The Future: Like too many shows on Cartoon Network and Nickelodeon, Hi Hi Puffy AmiYumi relies on ugly, aggressively ironic animation, which makes the gags hard to actually see, let alone enjoy. But the flexible format and the likeability of the leading ladies mean that any given eight-minute block has the potential for greatness. The show mostly needs more music: without Puffy AmiYumi's quasi-Go-Go's sound, this cartoon is indistinguishable from any other heap of brightly colored clutter.

Poker Royale (GSN)

The Premise: Hosted by Kevin Nealon and sultry poker pro Evelyn Ng, this six-episode series chronicles the World Poker Players Association (WPPA) Championship at the Orleans Hotel & Casino in Las Vegas. On the final episode, one Game Show Network viewer will get a chance to split $10,000,000 with a poker pro, should that player draw a full house or better in five cards. (The odds: 693 to 1.)

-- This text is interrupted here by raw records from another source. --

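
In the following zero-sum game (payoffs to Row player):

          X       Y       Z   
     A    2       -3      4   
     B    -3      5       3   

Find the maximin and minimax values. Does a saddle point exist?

Maximin = -3, Minimax = 2, Saddle: False

Work:
Row minimums: [-3, -3] → maximin = -3
Column maximums: [2, 5, 4] → minimax = 2
No saddle point (maximin ≠ minimax). Mixed strategy needed.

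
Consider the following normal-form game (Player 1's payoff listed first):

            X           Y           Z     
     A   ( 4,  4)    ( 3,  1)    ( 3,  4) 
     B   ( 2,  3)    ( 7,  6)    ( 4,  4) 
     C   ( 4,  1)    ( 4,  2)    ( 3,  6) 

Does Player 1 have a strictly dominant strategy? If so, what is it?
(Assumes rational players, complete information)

No strictly dominant strategy exists for Player 1

Work:
A strategy strictly dominates another if it gives a strictly higher payoff against every opponent action. Compare each pair of P1's strategies column-by-column:
  A vs B: [4 vs 2, 3 vs 7, 3 vs 4] → A does not strictly dominate B (column Y: 3 ≤ 7)
  A vs C: [4 vs 4, 3 vs 4, 3 vs 3] → A does not strictly dominate C (column X: 4 ≤ 4)
  B vs A: [2 vs 4, 7 vs 3, 4 vs 3] → B does not strictly dominate A (column X: 2 ≤ 4)
  B vs C: [2 vs 4, 7 vs 4, 4 vs 3] → B does not strictly dominate C (column X: 2 ≤ 4)
  C vs A: [4 vs 4, 4 vs 3, 3 vs 3] → C does not strictly dominate A (column X: 4 ≤ 4)
  C vs B: [4 vs 2, 4 vs 7, 3 vs 4] → C does not strictly dominate B (column Y: 4 ≤ 7)
No single strategy strictly dominates all others → no strictly dominant strategy.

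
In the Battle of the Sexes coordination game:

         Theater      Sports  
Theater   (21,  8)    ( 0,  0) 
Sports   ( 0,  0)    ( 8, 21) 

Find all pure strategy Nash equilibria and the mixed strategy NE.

Pure NE: (Theater, Theater) and (Sports, Sports); Mixed NE: p = 0.7241, q = 0.2759

Work:
Check pure NE:
(Theater, Theater): (21, 8) - no unilateral deviation beneficial
(Sports, Sports): (8, 21) - no unilateral deviation beneficial
Mixed NE: P1 plays Theater with p = 0.7241, P2 plays Theater with q = 0.2759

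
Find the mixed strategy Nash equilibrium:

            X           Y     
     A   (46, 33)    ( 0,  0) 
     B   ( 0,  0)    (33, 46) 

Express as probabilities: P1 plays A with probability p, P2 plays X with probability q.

p = 0.5823, q = 0.4177

Work:
Find probabilities that make opponent indifferent:
P2 chooses q to make P1 indifferent between A and B
P1 chooses p to make P2 indifferent between X and Y
Mixed NE: P1 plays (A: 0.5823, B: 0.4177), P2 plays (X: 0.4177, Y: 0.5823)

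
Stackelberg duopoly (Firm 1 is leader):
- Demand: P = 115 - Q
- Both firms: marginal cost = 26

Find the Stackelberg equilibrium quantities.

q₁* (leader) = 44.5, q₂* (follower) = 22.25

Work:
Follower's reaction: q₂ = (a - c - q₁)/2
Leader substitutes: π₁ = q₁·(a - q₁ - (a-c-q₁)/2 - c)
FOC: q₁* = (115 - 26)/2 = 44.50
Then: q₂* = (115 - 26 - 44.5)/2 = 22.25
Leader has first-mover advantage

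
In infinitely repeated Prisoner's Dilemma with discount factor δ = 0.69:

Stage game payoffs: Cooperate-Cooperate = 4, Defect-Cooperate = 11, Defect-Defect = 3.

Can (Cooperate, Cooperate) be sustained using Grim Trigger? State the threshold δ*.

δ* = 0.875; since δ = 0.69 < 0.875, cooperation cannot be sustained

Work:
For Grim Trigger:
Cooperate forever: 4/(1-δ)
Defect then punished: 11 + 3·δ/(1-δ)
Need: 4/(1-δ) ≥ 11 + 3·δ/(1-δ)
Solving: δ ≥ (T-R)/(T-P) = (11-4)/(11-3) = 0.875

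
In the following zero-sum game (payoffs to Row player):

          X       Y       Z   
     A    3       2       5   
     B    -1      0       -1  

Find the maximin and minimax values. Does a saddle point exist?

Maximin = 2, Minimax = 2, Saddle: True

Work:
Row minimums: [2, -1] → maximin = 2
Column maximums: [3, 2, 5] → minimax = 2
Saddle point exists! Game value = 2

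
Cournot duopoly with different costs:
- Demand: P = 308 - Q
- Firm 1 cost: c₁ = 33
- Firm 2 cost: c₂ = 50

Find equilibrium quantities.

q₁* = 97.33, q₂* = 80.33

Work:
Reaction: q₁ = (308 - 33 - q₂)/2
Reaction: q₂ = (308 - 50 - q₁)/2
Solve simultaneously:
q₁* = (308 - 2×33 + 50)/3 = 97.33
q₂* = (308 - 2×50 + 33)/3 = 80.33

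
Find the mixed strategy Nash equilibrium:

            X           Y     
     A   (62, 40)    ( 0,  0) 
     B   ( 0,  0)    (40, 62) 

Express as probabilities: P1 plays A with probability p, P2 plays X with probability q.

p = 0.6078, q = 0.3922

Work:
Find probabilities that make opponent indifferent:
P2 chooses q to make P1 indifferent between A and B
P1 chooses p to make P2 indifferent between X and Y
Mixed NE: P1 plays (A: 0.6078, B: 0.3922), P2 plays (X: 0.3922, Y: 0.6078)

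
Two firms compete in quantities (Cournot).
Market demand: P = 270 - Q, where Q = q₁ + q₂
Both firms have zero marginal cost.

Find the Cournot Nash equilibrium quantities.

q₁* = q₂* = 90.0; P* = 90.0

Work:
Profit: π_i = P·q_i = (a - q_i - q_j)·q_i
FOC: ∂π_i/∂q_i = a - 2q_i - q_j = 0
Reaction function: q_i = (270 - q_j)/2
Symmetry: q* = 270/3 = 90.0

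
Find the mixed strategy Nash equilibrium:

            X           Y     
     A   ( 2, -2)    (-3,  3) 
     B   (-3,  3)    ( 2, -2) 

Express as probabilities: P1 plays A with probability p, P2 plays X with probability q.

p = 0.5, q = 0.5

Work:
Find probabilities that make opponent indifferent:
P2 chooses q to make P1 indifferent between A and B
P1 chooses p to make P2 indifferent between X and Y
Mixed NE: P1 plays (A: 0.5, B: 0.5), P2 plays (X: 0.5, Y: 0.5)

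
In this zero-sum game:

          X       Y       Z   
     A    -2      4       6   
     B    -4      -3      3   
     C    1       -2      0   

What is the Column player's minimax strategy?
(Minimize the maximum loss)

Column should play X, value = 1

Work:
Column player minimizes Row's maximum payoff:
Column X: max payoff to Row = 1
Column Y: max payoff to Row = 4
Column Z: max payoff to Row = 6
Minimum is 1, achieved by column X.
Minimax strategy: X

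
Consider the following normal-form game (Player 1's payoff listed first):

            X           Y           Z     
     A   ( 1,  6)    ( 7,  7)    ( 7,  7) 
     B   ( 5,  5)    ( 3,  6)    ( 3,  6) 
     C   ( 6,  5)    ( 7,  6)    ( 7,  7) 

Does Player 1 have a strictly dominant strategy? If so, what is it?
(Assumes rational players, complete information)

No strictly dominant strategy exists for Player 1

Work:
A strategy strictly dominates another if it gives a strictly higher payoff against every opponent action. Compare each pair of P1's strategies column-by-column:
  A vs B: [1 vs 5, 7 vs 3, 7 vs 3] → A does not strictly dominate B (column X: 1 ≤ 5)
  A vs C: [1 vs 6, 7 vs 7, 7 vs 7] → A does not strictly dominate C (column X: 1 ≤ 6)
  B vs A: [5 vs 1, 3 vs 7, 3 vs 7] → B does not strictly dominate A (column Y: 3 ≤ 7)
  B vs C: [5 vs 6, 3 vs 7, 3 vs 7] → B does not strictly dominate C (column X: 5 ≤ 6)
  C vs A: [6 vs 1, 7 vs 7, 7 vs 7] → C does not strictly dominate A (column Y: 7 ≤ 7)
  C vs B: [6 vs 5, 7 vs 3, 7 vs 3] → C strictly dominates B
No single strategy strictly dominates all others → no strictly dominant strategy.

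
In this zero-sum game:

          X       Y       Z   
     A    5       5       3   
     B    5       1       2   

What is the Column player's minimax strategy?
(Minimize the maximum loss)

Column should play Z, value = 3

Work:
Column player minimizes Row's maximum payoff:
Column X: max payoff to Row = 5
Column Y: max payoff to Row = 5
Column Z: max payoff to Row = 3
Minimum is 3, achieved by column Z.
Minimax strategy: Z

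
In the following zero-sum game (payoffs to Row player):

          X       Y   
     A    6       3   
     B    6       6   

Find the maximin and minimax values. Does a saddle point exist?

Maximin = 6, Minimax = 6, Saddle: True

Work:
Row minimums: [3, 6] → maximin = 6
Column maximums: [6, 6] → minimax = 6
Saddle point exists! Game value = 6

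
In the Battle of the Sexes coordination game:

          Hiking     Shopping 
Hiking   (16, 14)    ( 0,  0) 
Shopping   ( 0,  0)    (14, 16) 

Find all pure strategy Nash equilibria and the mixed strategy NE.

Pure NE: (Hiking, Hiking) and (Shopping, Shopping); Mixed NE: p = 0.5333, q = 0.4667

Work:
Check pure NE:
(Hiking, Hiking): (16, 14) - no unilateral deviation beneficial
(Shopping, Shopping): (14, 16) - no unilateral deviation beneficial
Mixed NE: P1 plays Hiking with p = 0.5333, P2 plays Hiking with q = 0.4667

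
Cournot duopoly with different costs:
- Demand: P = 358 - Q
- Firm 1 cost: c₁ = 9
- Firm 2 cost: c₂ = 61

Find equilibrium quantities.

q₁* = 133.67, q₂* = 81.67

Work:
Reaction: q₁ = (358 - 9 - q₂)/2
Reaction: q₂ = (358 - 61 - q₁)/2
Solve simultaneously:
q₁* = (358 - 2×9 + 61)/3 = 133.67
q₂* = (358 - 2×61 + 9)/3 = 81.67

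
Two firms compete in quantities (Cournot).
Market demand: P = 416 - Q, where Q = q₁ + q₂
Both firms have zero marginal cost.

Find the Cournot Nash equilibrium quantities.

q₁* = q₂* = 138.67; P* = 138.67

Work:
Profit: π_i = P·q_i = (a - q_i - q_j)·q_i
FOC: ∂π_i/∂q_i = a - 2q_i - q_j = 0
Reaction function: q_i = (416 - q_j)/2
Symmetry: q* = 416/3 = 138.67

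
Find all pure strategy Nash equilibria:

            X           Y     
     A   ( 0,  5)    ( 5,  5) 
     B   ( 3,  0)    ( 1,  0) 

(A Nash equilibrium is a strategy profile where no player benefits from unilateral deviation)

Nash equilibrium: (A, Y), (B, X)

Work:
Best responses:
  P1 vs X: payoffs [0, 3] → best response B (payoff 3)
  P1 vs Y: payoffs [5, 1] → best response A (payoff 5)
  P2 vs A: payoffs [5, 5] → best response X/Y (payoff 5)
  P2 vs B: payoffs [0, 0] → best response X/Y (payoff 0)
Mutual best responses: (A,Y), (B,X) → Nash equilibria.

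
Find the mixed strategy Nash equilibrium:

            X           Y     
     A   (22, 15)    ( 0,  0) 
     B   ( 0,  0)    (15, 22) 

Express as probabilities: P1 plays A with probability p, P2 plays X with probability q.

p = 0.5946, q = 0.4054

Work:
Find probabilities that make opponent indifferent:
P2 chooses q to make P1 indifferent between A and B
P1 chooses p to make P2 indifferent between X and Y
Mixed NE: P1 plays (A: 0.5946, B: 0.4054), P2 plays (X: 0.4054, Y: 0.5946)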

The Difference: Given his abysmal showing as a player on Bravo's Celebrity Poker Showdown, hiring Nealon to broadcast a poker show is akin to hiring Tim McCarver to do color commentary on a cricket match. By pairing a comedian with a pro, Poker Royale aims for a Celebrity Poker dynamic, but Nealon could use some of Dave Foley's drunken panache, while Ng lacks Phil Gordon's laid-back charisma and shrewd insights into the action. Even the contenders are B-listers: Chris Moneymaker, the improbably named Internet amateur who took the 2003 World Series Of Poker, bowed out quickly, leaving Kathy Liebert (arguably the most fearsome female professional) as the only recognizable face at the tables. The first episode did feature one memorably horrific beat, however: Player A, holding pocket queens, flopped a full house, queens over jacks and lost to Player B's miracle fourth jack on the river. Ouch! [Note: The majority of The Onion A.V. Club does not understand this last sentence either. —ed.]

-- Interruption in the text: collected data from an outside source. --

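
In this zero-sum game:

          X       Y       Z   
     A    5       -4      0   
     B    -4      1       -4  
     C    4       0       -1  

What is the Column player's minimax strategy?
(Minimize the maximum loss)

Column should play Z, value = 0

Work:
Column player minimizes Row's maximum payoff:
Column X: max payoff to Row = 5
Column Y: max payoff to Row = 1
Column Z: max payoff to Row = 0
Minimum is 0, achieved by column Z.
Minimax strategy: Z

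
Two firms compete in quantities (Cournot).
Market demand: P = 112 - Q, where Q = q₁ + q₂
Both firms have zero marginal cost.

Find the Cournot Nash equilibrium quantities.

q₁* = q₂* = 37.33; P* = 37.33

Work:
Profit: π_i = P·q_i = (a - q_i - q_j)·q_i
FOC: ∂π_i/∂q_i = a - 2q_i - q_j = 0
Reaction function: q_i = (112 - q_j)/2
Symmetry: q* = 112/3 = 37.33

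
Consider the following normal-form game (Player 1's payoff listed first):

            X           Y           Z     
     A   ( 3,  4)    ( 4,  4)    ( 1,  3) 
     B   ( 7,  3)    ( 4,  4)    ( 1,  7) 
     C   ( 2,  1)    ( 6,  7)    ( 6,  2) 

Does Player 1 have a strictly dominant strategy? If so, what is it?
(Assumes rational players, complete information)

No strictly dominant strategy exists for Player 1

Work:
A strategy strictly dominates another if it gives a strictly higher payoff against every opponent action. Compare each pair of P1's strategies column-by-column:
  A vs B: [3 vs 7, 4 vs 4, 1 vs 1] → A does not strictly dominate B (column X: 3 ≤ 7)
  A vs C: [3 vs 2, 4 vs 6, 1 vs 6] → A does not strictly dominate C (column Y: 4 ≤ 6)
  B vs A: [7 vs 3, 4 vs 4, 1 vs 1] → B does not strictly dominate A (column Y: 4 ≤ 4)
  B vs C: [7 vs 2, 4 vs 6, 1 vs 6] → B does not strictly dominate C (column Y: 4 ≤ 6)
  C vs A: [2 vs 3, 6 vs 4, 6 vs 1] → C does not strictly dominate A (column X: 2 ≤ 3)
  C vs B: [2 vs 7, 6 vs 4, 6 vs 1] → C does not strictly dominate B (column X: 2 ≤ 7)
No single strategy strictly dominates all others → no strictly dominant strategy.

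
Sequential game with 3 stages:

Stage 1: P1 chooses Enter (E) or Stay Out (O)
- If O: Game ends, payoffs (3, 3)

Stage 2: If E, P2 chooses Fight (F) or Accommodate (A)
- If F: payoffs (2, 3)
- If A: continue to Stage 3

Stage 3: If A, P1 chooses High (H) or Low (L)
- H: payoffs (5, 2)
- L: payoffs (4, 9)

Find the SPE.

SPE: (O, F, H); Outcome (3, 3)

Work:
Stage 3: P1 chooses H (5 vs 4)
Stage 2: P2: F->3, A->2 (anticipating H). Choose F
Stage 1: P1: O->3, E->2 (anticipating F, H). Choose O
SPE path: O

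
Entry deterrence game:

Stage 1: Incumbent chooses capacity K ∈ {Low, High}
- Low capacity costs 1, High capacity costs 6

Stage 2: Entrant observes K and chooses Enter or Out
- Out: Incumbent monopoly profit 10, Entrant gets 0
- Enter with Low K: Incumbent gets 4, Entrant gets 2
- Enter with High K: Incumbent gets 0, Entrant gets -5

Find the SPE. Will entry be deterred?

SPE: (High, Enter|Low, Out|High); Entry deterred. Incumbent net profit = 4

Work:
After Low K: Entrant enters (2 > 0)
After High K: Entrant stays out (-5 < 0)
Incumbent: Low → 4−1=3, High → 10−6=4
Incumbent chooses High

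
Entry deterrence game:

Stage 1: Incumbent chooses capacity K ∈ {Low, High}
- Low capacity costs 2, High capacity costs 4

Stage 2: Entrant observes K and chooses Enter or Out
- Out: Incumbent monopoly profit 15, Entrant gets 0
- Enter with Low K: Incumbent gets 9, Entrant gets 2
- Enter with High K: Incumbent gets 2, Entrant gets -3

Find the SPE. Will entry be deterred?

SPE: (High, Enter|Low, Out|High); Entry deterred. Incumbent net profit = 11

Work:
After Low K: Entrant enters (2 > 0)
After High K: Entrant stays out (-3 < 0)
Incumbent: Low → 9−2=7, High → 15−4=11
Incumbent chooses High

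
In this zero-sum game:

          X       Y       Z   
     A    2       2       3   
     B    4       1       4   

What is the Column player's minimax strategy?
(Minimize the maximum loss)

Column should play Y, value = 2

Work:
Column player minimizes Row's maximum payoff:
Column X: max payoff to Row = 4
Column Y: max payoff to Row = 2
Column Z: max payoff to Row = 4
Minimum is 2, achieved by column Y.
Minimax strategy: Y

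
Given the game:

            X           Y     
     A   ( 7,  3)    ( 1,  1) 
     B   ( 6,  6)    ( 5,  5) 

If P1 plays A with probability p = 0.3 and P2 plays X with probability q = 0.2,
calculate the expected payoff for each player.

E[P1] = 4.3, E[P2] = 4.06

Work:
E[P1] = p·q·π₁(A,X) + p·(1-q)·π₁(A,Y) + (1-p)·q·π₁(B,X) + (1-p)·(1-q)·π₁(B,Y)
= 0.3·0.2·7 + 0.3·0.8·1 + 0.7·0.2·6 + 0.7·0.8·5
= 4.3

E[P2] = 4.06 (similar calculation)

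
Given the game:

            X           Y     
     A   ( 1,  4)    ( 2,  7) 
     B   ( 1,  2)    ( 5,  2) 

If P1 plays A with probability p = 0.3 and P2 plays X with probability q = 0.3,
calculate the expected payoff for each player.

E[P1] = 3.17, E[P2] = 3.23

Work:
E[P1] = p·q·π₁(A,X) + p·(1-q)·π₁(A,Y) + (1-p)·q·π₁(B,X) + (1-p)·(1-q)·π₁(B,Y)
= 0.3·0.3·1 + 0.3·0.7·2 + 0.7·0.3·1 + 0.7·0.7·5
= 3.17

E[P2] = 3.23 (similar calculation)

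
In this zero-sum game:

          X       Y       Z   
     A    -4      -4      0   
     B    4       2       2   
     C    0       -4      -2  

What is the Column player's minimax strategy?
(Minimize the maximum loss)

Column should play Y or Z (all achieve the minimum), value = 2

Work:
Column player minimizes Row's maximum payoff:
Column X: max payoff to Row = 4
Column Y: max payoff to Row = 2
Column Z: max payoff to Row = 2
Minimum is 2, achieved by columns Y, Z (tied).
Each of Y or Z is a minimax strategy.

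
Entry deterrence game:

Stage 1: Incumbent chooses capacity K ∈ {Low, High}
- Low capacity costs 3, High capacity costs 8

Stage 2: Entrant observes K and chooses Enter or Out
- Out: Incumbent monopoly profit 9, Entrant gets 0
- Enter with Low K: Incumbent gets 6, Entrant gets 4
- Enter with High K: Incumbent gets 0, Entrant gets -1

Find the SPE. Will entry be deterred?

SPE: (Low, Enter|Low, Out|High); Entry not deterred. Incumbent net profit = 3, Entrant gets 4

Work:
After Low K: Entrant enters (4 > 0)
After High K: Entrant stays out (-1 < 0)
Incumbent: Low → 6−3=3, High → 9−8=1
Incumbent chooses Low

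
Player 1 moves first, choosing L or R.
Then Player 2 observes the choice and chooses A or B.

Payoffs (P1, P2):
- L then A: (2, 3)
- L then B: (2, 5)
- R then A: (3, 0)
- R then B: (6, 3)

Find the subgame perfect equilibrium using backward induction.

P1 plays R, P2 plays B after L and B after R; Payoff (6, 3)

Work:
Backward induction:
After L: P2 chooses B → P1 gets 2
After R: P2 chooses B → P1 gets 6
P1 chooses R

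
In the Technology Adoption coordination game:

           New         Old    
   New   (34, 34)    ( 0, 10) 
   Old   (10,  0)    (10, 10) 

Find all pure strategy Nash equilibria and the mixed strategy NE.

Pure NE: (New, New) and (Old, Old); Mixed NE: p = 0.2941, q = 0.2941

Work:
Check pure NE:
(New, New): (34, 34) - no unilateral deviation beneficial
(Old, Old): (10, 10) - no unilateral deviation beneficial
Mixed NE: P1 plays New with p = 0.2941, P2 plays New with q = 0.2941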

The Future: TV poker enthusiasts divide into two camps: Students of the game would like nothing more than a C-SPAN for poker, with cameras showing the hole card for every hand, not just the blockbuster confrontations. More casual players and viewers want the jovial coffeehousing and "family pots" familiar to their own home games. Though entertaining, Poker Royale doesn't challenge the gold standard for the booming genre: Travel Channel's World Poker Tour with Mike Sexton and Vince Van Patten, who have given poker pros the mystique of Wild West gunslingers.